Using an estimate of the spectral density function for an input time series, Whittle's method fits the parameters of a specified SDF model to the data by optimizing an appropriate functional. In this case, the SDF for a fractionally differenced (FD) process model is used and an estimate of (\(\delta\)), the FD parameter, is returned.

Usage

FDWhittle(x, method="continuous", dc=FALSE, freq.max=0.5,
    delta.min=-1,delta.max=2.5, sdf.method="direct", ...)

Arguments

a vector containing a uniformly-sampled real-valued time series.

...

optional SDF estimation arguments passed directly to the SDF function.

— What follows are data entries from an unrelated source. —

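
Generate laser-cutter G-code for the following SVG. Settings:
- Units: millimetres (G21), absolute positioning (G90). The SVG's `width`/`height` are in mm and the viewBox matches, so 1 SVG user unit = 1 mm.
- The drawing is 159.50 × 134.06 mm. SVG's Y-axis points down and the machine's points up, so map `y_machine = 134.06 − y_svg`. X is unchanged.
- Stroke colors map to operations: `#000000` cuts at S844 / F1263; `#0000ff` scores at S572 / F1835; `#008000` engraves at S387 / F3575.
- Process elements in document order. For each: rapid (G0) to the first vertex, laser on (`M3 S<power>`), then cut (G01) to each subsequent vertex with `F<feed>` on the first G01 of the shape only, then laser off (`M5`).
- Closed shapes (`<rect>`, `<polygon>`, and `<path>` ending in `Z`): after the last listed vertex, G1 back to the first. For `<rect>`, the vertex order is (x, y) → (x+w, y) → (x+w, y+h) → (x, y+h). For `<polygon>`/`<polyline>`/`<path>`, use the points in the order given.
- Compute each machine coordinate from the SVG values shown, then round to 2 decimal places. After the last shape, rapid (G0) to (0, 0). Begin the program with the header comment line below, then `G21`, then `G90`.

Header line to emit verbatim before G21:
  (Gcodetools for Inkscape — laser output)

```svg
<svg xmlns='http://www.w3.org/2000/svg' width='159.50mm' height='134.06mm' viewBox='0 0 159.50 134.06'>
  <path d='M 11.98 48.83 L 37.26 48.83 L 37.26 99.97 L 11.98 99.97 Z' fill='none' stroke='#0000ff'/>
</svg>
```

Since the viewBox matches the mm dimensions, user units are millimetres directly. The only transform is the Y-flip y_m = 134.06 − y_svg.

Shape 1 is a rectangle drawn with `<path>`. Its stroke #0000ff means score at S572, F1835. After flipping Y the toolpath is (11.98,85.23) → (37.26,85.23) → (37.26,34.09) → (11.98,34.09) → (11.98,85.23), returning to the start.

(Gcodetools for Inkscape — laser output)
G21
G90
G0 X11.98 Y85.23
M3 S572
G01 X37.26 Y85.23 F1835
G01 X37.26 Y34.09
G01 X11.98 Y34.09
G01 X11.98 Y85.23
M5
G0 X0.00 Y0.00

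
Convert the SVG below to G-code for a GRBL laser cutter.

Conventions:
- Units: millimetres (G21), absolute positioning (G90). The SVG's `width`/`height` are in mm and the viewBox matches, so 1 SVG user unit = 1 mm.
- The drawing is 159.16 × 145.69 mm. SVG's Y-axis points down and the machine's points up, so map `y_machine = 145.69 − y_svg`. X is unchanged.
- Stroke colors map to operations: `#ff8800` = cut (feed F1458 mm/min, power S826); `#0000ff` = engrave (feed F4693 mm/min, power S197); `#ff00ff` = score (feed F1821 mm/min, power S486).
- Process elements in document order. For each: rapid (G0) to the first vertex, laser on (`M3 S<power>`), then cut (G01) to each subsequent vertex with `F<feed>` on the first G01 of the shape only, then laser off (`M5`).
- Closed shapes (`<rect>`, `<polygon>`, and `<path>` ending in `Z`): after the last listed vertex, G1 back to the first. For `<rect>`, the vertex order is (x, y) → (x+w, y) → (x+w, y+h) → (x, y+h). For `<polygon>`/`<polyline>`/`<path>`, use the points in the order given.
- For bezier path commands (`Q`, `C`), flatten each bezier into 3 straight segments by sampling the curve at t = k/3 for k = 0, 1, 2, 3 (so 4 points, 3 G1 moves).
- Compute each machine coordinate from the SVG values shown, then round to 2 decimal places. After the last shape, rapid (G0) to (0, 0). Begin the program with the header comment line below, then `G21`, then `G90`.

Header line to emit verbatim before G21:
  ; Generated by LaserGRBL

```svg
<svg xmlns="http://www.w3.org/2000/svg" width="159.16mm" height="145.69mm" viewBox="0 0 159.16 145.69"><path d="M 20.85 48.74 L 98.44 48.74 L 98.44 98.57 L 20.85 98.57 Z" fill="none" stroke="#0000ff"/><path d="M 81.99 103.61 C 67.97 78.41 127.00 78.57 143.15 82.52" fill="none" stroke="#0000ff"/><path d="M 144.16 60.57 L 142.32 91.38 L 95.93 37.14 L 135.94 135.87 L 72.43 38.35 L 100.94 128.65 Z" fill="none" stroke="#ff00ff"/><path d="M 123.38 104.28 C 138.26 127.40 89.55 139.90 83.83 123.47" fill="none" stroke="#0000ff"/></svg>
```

Since the viewBox matches the mm dimensions, user units are millimetres directly. The only transform is the Y-flip y_m = 145.69 − y_svg.

Shape 1 is a rectangle drawn with `<path>`. Its stroke #0000ff means engrave at S197, F4693. After flipping Y the toolpath is (20.85,96.95) → (98.44,96.95) → (98.44,47.12) → (20.85,47.12) → (20.85,96.95), returning to the start.

Shape 2 is a cubic bezier drawn with `<path>`. Its stroke #0000ff means engrave at S197, F4693. After flipping Y the toolpath is (81.99,42.08) → (88.03,59.63) → (117.00,65.06) → (143.15,63.17).

Shape 3 is a closed polygon drawn with `<path>`. Its stroke #ff00ff means score at S486, F1821. After flipping Y the toolpath is (144.16,85.12) → (142.32,54.31) → (95.93,108.55) → (135.94,9.82) → (72.43,107.34) → (100.94,17.04) → (144.16,85.12), returning to the start.

Shape 4 is a cubic bezier drawn with `<path>`. Its stroke #0000ff means engrave at S197, F4693. After flipping Y the toolpath is (123.38,41.41) → (121.01,22.51) → (99.93,14.76) → (83.83,22.22).

; Generated by LaserGRBL
G21
G90
G0 X20.85 Y96.95
M3 S197
G01 X98.44 Y96.95 F4693
G01 X98.44 Y47.12
G01 X20.85 Y47.12
G01 X20.85 Y96.95
M5
G0 X81.99 Y42.08
M3 S197
G01 X88.03 Y59.63 F4693
G01 X117.00 Y65.06
G01 X143.15 Y63.17
M5
G0 X144.16 Y85.12
M3 S486
G01 X142.32 Y54.31 F1821
G01 X95.93 Y108.55
G01 X135.94 Y9.82
G01 X72.43 Y107.34
G01 X100.94 Y17.04
G01 X144.16 Y85.12
M5
G0 X123.38 Y41.41
M3 S197
G01 X121.01 Y22.51 F4693
G01 X99.93 Y14.76
G01 X83.83 Y22.22
M5
G0 X0.00 Y0.00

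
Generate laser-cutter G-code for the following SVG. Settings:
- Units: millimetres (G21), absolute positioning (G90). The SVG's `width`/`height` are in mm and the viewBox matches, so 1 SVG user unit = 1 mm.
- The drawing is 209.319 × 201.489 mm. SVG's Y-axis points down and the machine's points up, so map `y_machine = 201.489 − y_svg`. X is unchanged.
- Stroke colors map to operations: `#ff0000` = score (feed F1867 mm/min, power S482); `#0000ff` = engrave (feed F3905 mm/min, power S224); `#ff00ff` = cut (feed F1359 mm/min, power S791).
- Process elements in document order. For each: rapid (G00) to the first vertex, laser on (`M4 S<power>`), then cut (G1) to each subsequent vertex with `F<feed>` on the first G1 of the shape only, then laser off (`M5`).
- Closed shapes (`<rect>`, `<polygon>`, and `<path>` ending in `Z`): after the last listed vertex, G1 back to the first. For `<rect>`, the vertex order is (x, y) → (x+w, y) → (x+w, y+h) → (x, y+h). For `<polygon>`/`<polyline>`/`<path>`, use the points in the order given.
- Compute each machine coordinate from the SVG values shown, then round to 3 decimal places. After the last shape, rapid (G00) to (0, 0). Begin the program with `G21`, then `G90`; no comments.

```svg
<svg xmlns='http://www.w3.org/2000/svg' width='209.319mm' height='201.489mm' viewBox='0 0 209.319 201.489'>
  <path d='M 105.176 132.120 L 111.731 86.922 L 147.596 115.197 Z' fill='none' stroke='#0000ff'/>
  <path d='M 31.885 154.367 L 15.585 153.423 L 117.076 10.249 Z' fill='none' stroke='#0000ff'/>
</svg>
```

Since the viewBox matches the mm dimensions, user units are millimetres directly. The only transform is the Y-flip y_m = 201.489 − y_svg.

Shape 1 is a regular polygon drawn with `<path>`. Its stroke #0000ff means engrave at S224, F3905. After flipping Y the toolpath is (105.176,69.369) → (111.731,114.567) → (147.596,86.292) → (105.176,69.369), returning to the start.

Shape 2 is a closed polygon drawn with `<path>`. Its stroke #0000ff means engrave at S224, F3905. After flipping Y the toolpath is (31.885,47.122) → (15.585,48.066) → (117.076,191.240) → (31.885,47.122), returning to the start.

G21
G90
G00 X105.176 Y69.369
M4 S224
G1 X111.731 Y114.567 F3905
G1 X147.596 Y86.292
G1 X105.176 Y69.369
M5
G00 X31.885 Y47.122
M4 S224
G1 X15.585 Y48.066 F3905
G1 X117.076 Y191.240
G1 X31.885 Y47.122
M5
G00 X0.000 Y0.000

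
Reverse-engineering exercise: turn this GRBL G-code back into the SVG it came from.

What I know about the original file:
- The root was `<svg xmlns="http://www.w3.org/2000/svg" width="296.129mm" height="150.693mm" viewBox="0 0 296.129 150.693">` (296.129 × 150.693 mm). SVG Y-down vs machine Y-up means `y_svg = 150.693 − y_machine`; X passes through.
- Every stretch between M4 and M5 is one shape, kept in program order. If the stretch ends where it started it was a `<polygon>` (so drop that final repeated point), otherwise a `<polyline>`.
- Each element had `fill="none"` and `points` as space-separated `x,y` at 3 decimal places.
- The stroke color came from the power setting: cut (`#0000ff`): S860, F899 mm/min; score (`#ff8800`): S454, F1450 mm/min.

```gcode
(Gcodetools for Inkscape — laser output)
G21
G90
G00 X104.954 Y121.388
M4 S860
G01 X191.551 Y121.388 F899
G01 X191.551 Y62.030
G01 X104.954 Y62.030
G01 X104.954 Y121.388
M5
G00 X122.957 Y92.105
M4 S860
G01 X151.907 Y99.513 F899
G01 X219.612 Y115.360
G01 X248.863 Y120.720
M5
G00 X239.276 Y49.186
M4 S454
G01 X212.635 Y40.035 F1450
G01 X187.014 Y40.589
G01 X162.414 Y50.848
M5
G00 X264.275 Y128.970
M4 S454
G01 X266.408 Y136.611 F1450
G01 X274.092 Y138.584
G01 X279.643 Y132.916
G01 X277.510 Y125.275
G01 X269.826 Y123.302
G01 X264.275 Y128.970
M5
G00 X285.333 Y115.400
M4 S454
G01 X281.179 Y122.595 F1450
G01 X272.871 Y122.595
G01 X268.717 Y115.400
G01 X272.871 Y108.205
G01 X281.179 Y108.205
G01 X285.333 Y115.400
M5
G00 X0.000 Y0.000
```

<svg xmlns="http://www.w3.org/2000/svg" width="296.129mm" height="150.693mm" viewBox="0 0 296.129 150.693">
  <polygon points="104.954,29.305 191.551,29.305 191.551,88.663 104.954,88.663" fill="none" stroke="#0000ff"/>
  <polyline points="122.957,58.588 151.907,51.180 219.612,35.333 248.863,29.973" fill="none" stroke="#0000ff"/>
  <polyline points="239.276,101.507 212.635,110.658 187.014,110.104 162.414,99.845" fill="none" stroke="#ff8800"/>
  <polygon points="264.275,21.723 266.408,14.082 274.092,12.109 279.643,17.777 277.510,25.418 269.826,27.391" fill="none" stroke="#ff8800"/>
  <polygon points="285.333,35.293 281.179,28.098 272.871,28.098 268.717,35.293 272.871,42.488 281.179,42.488" fill="none" stroke="#ff8800"/>
</svg>

y_svg = 150.693 − y_m.

[1] S860→`#0000ff` (cut); closed run; points: 104.954,29.305 191.551,29.305 191.551,88.663 104.954,88.663

[2] S860→`#0000ff` (cut); open run; points: 122.957,58.588 151.907,51.180 219.612,35.333 248.863,29.973

[3] S454→`#ff8800` (score); open run; points: 239.276,101.507 212.635,110.658 187.014,110.104 162.414,99.845

[4] S454→`#ff8800` (score); closed run; points: 264.275,21.723 266.408,14.082 274.092,12.109 279.643,17.777 277.510,25.418 269.826,27.391

[5] S454→`#ff8800` (score); closed run; points: 285.333,35.293 281.179,28.098 272.871,28.098 268.717,35.293 272.871,42.488 281.179,42.488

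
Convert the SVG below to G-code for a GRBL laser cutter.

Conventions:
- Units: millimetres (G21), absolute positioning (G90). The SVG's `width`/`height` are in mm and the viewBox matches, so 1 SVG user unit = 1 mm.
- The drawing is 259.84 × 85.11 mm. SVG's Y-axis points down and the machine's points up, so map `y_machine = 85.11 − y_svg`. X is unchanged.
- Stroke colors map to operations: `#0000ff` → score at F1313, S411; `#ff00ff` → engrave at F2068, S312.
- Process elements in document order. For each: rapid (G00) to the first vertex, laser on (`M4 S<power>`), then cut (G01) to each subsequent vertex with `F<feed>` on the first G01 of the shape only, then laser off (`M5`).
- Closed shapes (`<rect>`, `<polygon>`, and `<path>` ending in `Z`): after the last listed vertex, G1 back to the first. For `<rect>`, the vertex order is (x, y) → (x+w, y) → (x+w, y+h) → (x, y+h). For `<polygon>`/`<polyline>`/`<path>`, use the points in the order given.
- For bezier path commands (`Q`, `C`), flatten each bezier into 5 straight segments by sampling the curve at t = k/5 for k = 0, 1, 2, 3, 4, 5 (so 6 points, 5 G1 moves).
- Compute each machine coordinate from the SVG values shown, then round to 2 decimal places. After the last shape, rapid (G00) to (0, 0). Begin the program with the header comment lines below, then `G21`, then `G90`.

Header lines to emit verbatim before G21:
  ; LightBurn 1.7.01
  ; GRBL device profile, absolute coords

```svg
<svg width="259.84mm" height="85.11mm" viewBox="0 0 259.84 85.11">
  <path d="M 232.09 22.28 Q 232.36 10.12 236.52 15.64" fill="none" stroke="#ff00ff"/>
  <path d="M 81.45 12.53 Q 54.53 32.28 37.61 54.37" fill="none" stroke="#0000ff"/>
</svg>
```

viewBox `0 0 259.84 85.11` with mm width/height → 1 unit = 1 mm. Flip: y_m = 85.11 − y_svg.

**Shape 1** — `<path>` quadratic bezier, stroke `#ff00ff` → engrave (S312, F2068). Control points (SVG): P0=(232.09,22.28), P1=(232.36,10.12), P2=(236.52,15.64); sampled at t=k/5. Machine vertices: (232.09,62.83) → (232.35,66.99) → (232.93,69.73) → (233.81,71.06) → (235.01,70.97) → (236.52,69.47). Open path.

**Shape 2** — `<path>` quadratic bezier, stroke `#0000ff` → score (S411, F1313). Control points (SVG): P0=(81.45,12.53), P1=(54.53,32.28), P2=(37.61,54.37); sampled at t=k/5. Machine vertices: (81.45,72.58) → (71.08,64.59) → (61.51,56.41) → (52.75,48.04) → (44.78,39.48) → (37.61,30.74). Open path.

; LightBurn 1.7.01
; GRBL device profile, absolute coords
G21
G90
G00 X232.09 Y62.83
M4 S312
G01 X232.35 Y66.99 F2068
G01 X232.93 Y69.73
G01 X233.81 Y71.06
G01 X235.01 Y70.97
G01 X236.52 Y69.47
M5
G00 X81.45 Y72.58
M4 S411
G01 X71.08 Y64.59 F1313
G01 X61.51 Y56.41
G01 X52.75 Y48.04
G01 X44.78 Y39.48
G01 X37.61 Y30.74
M5
G00 X0.00 Y0.00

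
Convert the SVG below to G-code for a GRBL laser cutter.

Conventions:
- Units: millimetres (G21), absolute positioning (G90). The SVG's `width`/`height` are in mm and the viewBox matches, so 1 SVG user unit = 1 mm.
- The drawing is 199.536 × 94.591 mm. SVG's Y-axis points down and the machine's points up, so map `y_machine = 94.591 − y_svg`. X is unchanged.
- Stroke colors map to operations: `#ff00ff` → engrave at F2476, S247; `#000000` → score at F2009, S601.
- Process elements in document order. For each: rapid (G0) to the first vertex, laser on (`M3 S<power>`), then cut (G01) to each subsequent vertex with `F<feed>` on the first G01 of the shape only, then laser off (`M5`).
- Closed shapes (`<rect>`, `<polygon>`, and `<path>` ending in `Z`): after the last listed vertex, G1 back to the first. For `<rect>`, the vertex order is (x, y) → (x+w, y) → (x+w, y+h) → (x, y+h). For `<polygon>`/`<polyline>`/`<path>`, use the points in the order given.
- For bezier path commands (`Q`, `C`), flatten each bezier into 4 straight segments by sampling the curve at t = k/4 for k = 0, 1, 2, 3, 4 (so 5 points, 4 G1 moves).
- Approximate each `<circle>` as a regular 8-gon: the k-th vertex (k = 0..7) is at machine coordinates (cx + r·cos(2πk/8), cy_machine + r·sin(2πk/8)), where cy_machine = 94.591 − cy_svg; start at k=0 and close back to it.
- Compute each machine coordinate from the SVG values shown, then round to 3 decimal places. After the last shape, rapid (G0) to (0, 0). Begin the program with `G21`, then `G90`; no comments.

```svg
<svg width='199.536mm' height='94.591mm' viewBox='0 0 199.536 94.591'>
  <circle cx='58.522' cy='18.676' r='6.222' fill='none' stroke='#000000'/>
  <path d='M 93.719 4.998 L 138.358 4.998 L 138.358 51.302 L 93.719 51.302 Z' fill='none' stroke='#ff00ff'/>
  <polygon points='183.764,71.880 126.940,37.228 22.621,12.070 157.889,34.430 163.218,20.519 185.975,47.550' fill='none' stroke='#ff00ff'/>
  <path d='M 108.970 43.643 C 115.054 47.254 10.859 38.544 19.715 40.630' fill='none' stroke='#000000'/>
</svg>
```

1 u = 1 mm; y_m = 94.591 − y.

[1] `<circle>` circle, #000000→score S601 F2009: (64.744,75.915) → (62.922,80.315) → (58.522,82.137) → (54.122,80.315) → (52.300,75.915) → (54.122,71.515) → (58.522,69.693) → (62.922,71.515) → (64.744,75.915) (closed)

[2] `<path>` rectangle, #ff00ff→engrave S247 F2476: (93.719,89.593) → (138.358,89.593) → (138.358,43.289) → (93.719,43.289) → (93.719,89.593) (closed)

[3] `<polygon>` closed polygon, #ff00ff→engrave S247 F2476: (183.764,22.711) → (126.940,57.363) → (22.621,82.521) → (157.889,60.161) → (163.218,74.072) → (185.975,47.041) → (183.764,22.711) (closed)

[4] `<path>` cubic bezier, #000000→score S601 F2009: (108.970,50.948) → (96.345,50.189) → (63.303,51.883) → (30.781,53.862) → (19.715,53.961)

G21
G90
G0 X64.744 Y75.915
M3 S601
G01 X62.922 Y80.315 F2009
G01 X58.522 Y82.137
G01 X54.122 Y80.315
G01 X52.300 Y75.915
G01 X54.122 Y71.515
G01 X58.522 Y69.693
G01 X62.922 Y71.515
G01 X64.744 Y75.915
M5
G0 X93.719 Y89.593
M3 S247
G01 X138.358 Y89.593 F2476
G01 X138.358 Y43.289
G01 X93.719 Y43.289
G01 X93.719 Y89.593
M5
G0 X183.764 Y22.711
M3 S247
G01 X126.940 Y57.363 F2476
G01 X22.621 Y82.521
G01 X157.889 Y60.161
G01 X163.218 Y74.072
G01 X185.975 Y47.041
G01 X183.764 Y22.711
M5
G0 X108.970 Y50.948
M3 S601
G01 X96.345 Y50.189 F2009
G01 X63.303 Y51.883
G01 X30.781 Y53.862
G01 X19.715 Y53.961
M5
G0 X0.000 Y0.000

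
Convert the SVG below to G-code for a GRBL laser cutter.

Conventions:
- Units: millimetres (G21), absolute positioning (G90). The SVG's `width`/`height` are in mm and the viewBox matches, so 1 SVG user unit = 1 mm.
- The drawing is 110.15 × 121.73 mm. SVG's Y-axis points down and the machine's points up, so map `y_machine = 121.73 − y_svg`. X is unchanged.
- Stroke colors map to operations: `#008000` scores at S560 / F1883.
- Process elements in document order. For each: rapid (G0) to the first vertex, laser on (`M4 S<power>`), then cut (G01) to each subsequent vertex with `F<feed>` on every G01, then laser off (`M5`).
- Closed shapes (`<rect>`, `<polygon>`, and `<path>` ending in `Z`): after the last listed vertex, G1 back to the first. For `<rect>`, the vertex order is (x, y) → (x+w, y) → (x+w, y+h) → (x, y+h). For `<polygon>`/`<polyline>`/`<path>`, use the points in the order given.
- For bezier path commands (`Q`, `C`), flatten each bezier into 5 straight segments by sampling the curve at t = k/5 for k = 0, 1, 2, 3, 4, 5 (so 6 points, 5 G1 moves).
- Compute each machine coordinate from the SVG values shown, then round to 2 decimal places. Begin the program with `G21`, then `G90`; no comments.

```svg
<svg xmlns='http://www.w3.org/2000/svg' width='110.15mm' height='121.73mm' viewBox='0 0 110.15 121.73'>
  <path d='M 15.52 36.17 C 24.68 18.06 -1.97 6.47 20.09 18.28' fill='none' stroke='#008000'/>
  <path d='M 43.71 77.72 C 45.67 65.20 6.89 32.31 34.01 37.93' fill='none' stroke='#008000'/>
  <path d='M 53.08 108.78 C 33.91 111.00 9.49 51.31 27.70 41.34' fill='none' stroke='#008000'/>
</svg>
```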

See help documentation for the SDF function for more information.

a logical value. If FALSE, the DC component of the SDF (corresponding to the sample mean of the series) is not used in optimizing the Whittle functional. Default: FALSE.

delta.max

the maximum value for the FD parameter to use in the constrained optimization problem. Default: 2.5.

delta.min

the minimum value for the FD parameter to use in the constrained optimization problem. Default: -1.

freq.max

the largerst normalized frequency of the SDFs use in the analysis. Default: 0.25.

method

a character string indicating the method to be used in estimating the Hurst coefficient (H). Choices are:

"continuous": Whittle's method using a continuous model approach to form the optimization functional. This functional is subsequently implemented via a discrete form of the SDF for an FD process.
"discrete": Whittle's method using (directly) a discrete form of the SDF for an FD process.

Default: "continuous".

sdf.method

a character string denoting the method to use in estimating the SDF. Choices are "direct", "lag window", "wosa" (Welch's Overlapped Segment Averaging), "multitaper". See help documentation for the SDF function for more information. Default: "direct".

Value

estimate of the FD parameter of the time series.

References

M. S. Taqqu and V. Teverovsky, On Estimating the Intensity of Long- Range Dependence in Finite and Infinite Variance Time Series (1998), in A practical Guide to Heavy Tails: Statistical Techniques and Applications, pp. 177--217, Birkhauser, Boston.

Examples

Run this code

# NOT RUN {
set.seed(100)
walk <- cumsum(rnorm(1024))
FDWhittle(walk, method="discrete", sdf.method="multitaper")
FDWhittle(walk, method="continuous", sdf.method="multitaper")
# }